Harcelé par le fisc pour rien

Agence Qmi
2015-03-06 10:35:00

À un moment, Normand Laprise a même pensé devoir vendre sa maison pour pouvoir régler ses présumées dettes avec le fisc et tous ses frais pour se défendre.
Furieux de s’être fait cotiser des montants astronomiques qu’il ne devait pas, le chef, qui a été décoré de l’Ordre du Canada à la fin décembre, estime que sa bataille longue et coûteuse contre le fisc était dénuée de tout fondement. « Émotionnellement, ça m’a fait très mal, raconte-t-il. C’est très difficile de vivre ça.»
« Ils font des calculs, des affirmations et ensuite c’est à nous de démontrer qu’ils ont tort, déplore-t-il. Ils peuvent pousser du monde à la faillite comme ça.»
Coupable en partant
Normand Laprise dit avoir senti qu’on le considérait coupable dans toute cette affaire avant même qu’il puisse donner son point de vue.
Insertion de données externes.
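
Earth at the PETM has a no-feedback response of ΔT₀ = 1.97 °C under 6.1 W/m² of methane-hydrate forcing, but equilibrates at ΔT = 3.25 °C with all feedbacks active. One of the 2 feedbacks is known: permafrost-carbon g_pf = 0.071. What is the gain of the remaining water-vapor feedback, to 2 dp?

0.32

Amplification A = ΔT/ΔT₀ = 3.25/1.97 = 1.65.
Total gain g = 1 − 1/A = 1 − 1/1.65 = 0.3939.
The known gain is 0.071.
g_wv = 0.3939 − 0.071 = 0.32.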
Bref, coupable jusqu’à preuve du contraire. « On a englouti des dizaines de milliers de dollars en frais de comptables et autres pour finalement se faire dire que notre cotisation était ramenée à zéro », dénonce le chef, très critique des méthodes de Revenu Québec.
Un règlement hors cour est intervenu juste avant que le véritable procès contre Revenu Québec commence, selon lui.
Retarder le procès
Selon le chef, Revenu Québec s’est traîné les pieds pour faire retarder le plus possible un procès parce qu’ils savaient qu’ils n’avaient rien contre lui. «On leur poussait dans le dos pour aller le plus vite possible en procès ».
Normand Laprise estime que le fisc lui a fait perdre son temps et son argent et qu’il a nui à sa réputation puisque le litige a été médiatisé.
La réduction drastique de 190 556,68 dollars à 0 de sa facture d’impôt à la fin février laisse le chef profondément marqué et échaudé par des procédures judiciaires interminables contre Revenu Québec.
La communauté des restaurateurs se sent visée
Normand Laprise, un des chefs les plus connus et réputés au Québec, dit que c’est la première fois en 20 ans de carrière qu’il est cotisé par le fisc et forcé de se défendre devant les tribunaux.
Selon lui, toute la communauté des restaurateurs se sent visée en ce moment par le fisc. « Elle n’est pas facile la restauration. Il y a des moyens de contrôle très poussés maintenant », dit-il. En ce moment, il estime que les restaurateurs auraient pourtant besoin d’appui et pas de vérificateurs zélés.
Normand Laprise dit que de nombreux restaurateurs sont honnêtes et travaillent d’arrache-pied pour survivre dans un contexte économique difficile.
Solidarité
Des chefs lui ont parlé de ses problèmes fiscaux jusqu’en Belgique et en France. Des gens qui ne le connaissaient ont fait des commentaires mal informés sur le web.
Heureusement, la communauté des chefs et ses clients au Québec l’ont toujours soutenu. Entre autres, les chefs Martin Picard (Pied de cochon) et David McMillan (Joe Beef) lui ont passé un coup de fil quand ils ont eu vent de ses problèmes avec le fisc. « C’est un petit monde et il y a un respect et une solidarité dans notre confrérie », dit-il.
Méthode de calcul imprécise
Selon Normand Laprise, tous les calculs de Revenu Québec étaient basés sur une méthode de cotisation indirecte très imprécise qui ignorait complètement la comptabilité réelle de son restaurant.
Jugeant que ses états financiers n’étaient pas fiables, la vérificatrice de Revenu Québeca préféré faire des projections de ce que devaient être les véritables revenus du restaurant.
« Je n’ai pas senti du tout que j’avais le soutien du gouvernement là-dedans », dit celui dont le restaurant Toqué! fait rayonner Montréal dans le monde entier.
600 000 dollars effacés
En tout, c’est plus d’un demi-million de dollars que le fisc vient d’effacer purement et simplement en cotisations à trois restaurateurs, dont Normand Laprise, au bistro de gastronomie française Cocagne sur la rue St-Denis dont il est actionnaire à 33%.
Le règlement hors cour ne précise pas comment de présumées ventes cachées de plus d’un demi-million de dollars en alcool et en nourriture ont pu être calculées puis ensuite annulées et ne contient aucune admission d’erreurs du fisc.
Le fisc disait que Laprise avait « fait une fausse représentation (de ses véritables revenus) par incurie ou par omission volontaire ».